Vanguard penalized by SEC for misleading retail TDF investors
Vanguard has agreed to a settlement with the Securities and Exchange Commission, paying $106.41 million, in response to charges of misleading retail investors in taxable accounts holding Vanguard Investor Target Retirement Funds. This settlement will see the funds distributed to affected investors. The SEC found that Vanguard’s statements regarding capital gains distributions and tax implications for retail investors in the TRFs violated the Advisers Act, leading to violations of the Securities Act and Investment Company Act.
The SEC outlined that Vanguard had not provided accurate information to investors, and as a result, they approved the settlement in which Vanguard does not admit or deny the findings but has agreed to be censured, to cease and desist from future violations, and to pay out $106.41 million to compensate affected investors. This settlement adds to the $40 million previously agreed upon for a class-action lawsuit. The allegations stemmed from an adjustment Vanguard made in December 2020 to reduce the minimum initial investment amount for Vanguard Institutional Target Retirement Funds, which led many retirement plan investors to redeem their shares and switch to the Institutional TRFs.
To accommodate these redemptions, the Investor TRFs had to sell assets that had experienced gains due to market increases. This action resulted in increased capital gains distributions and tax liabilities for investors who chose to retain their fund shares in taxable accounts. The SEC’s inquiry also discovered that the information provided to investors through the prospectuses of the Vanguard Investor TRFs was misleading as it failed to reveal the potential for increased capital gains distributions due to the redemptions of fund shares arising from investors transitioning to the Institutional TRFs.
Moreover, Vanguard was found to have neglected to implement policies and procedures to prevent violations of the Advisers Act and its accompanying regulations concerning the accuracy of fund disclosures. Corey Schuster, Chief of the SEC’s Division of Enforcement’s Asset Management Unit, emphasized the significance of providing investors with precise information about capital gains and tax implications to enable them to make informed decisions while saving for retirement.

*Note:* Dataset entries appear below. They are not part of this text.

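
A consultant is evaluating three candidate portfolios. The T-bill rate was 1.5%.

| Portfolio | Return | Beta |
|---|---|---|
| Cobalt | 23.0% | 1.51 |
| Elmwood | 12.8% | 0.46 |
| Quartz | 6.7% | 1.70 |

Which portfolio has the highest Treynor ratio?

Cobalt: Treynor = (23.0% − 1.5%) / 1.51 = 14.238
Elmwood: Treynor = (12.8% − 1.5%) / 0.46 = 24.565
Quartz: Treynor = (6.7% − 1.5%) / 1.70 = 3.059
Highest: Elmwood (24.565).

Elmwood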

In addition to the SEC’s investigation, Vanguard has reached settlements with state officials in New York, Connecticut, and New Jersey, on behalf of the North American Securities Administrators Association. The settlement with the SEC marks a significant move to ensure that firms are transparent and responsible in communicating the potential risks and consequences associated with investments to their clients. Vanguard has stated that it remains committed to meeting the needs of the investors who rely on them and is looking forward to serving them with top-notch investment solutions in the future.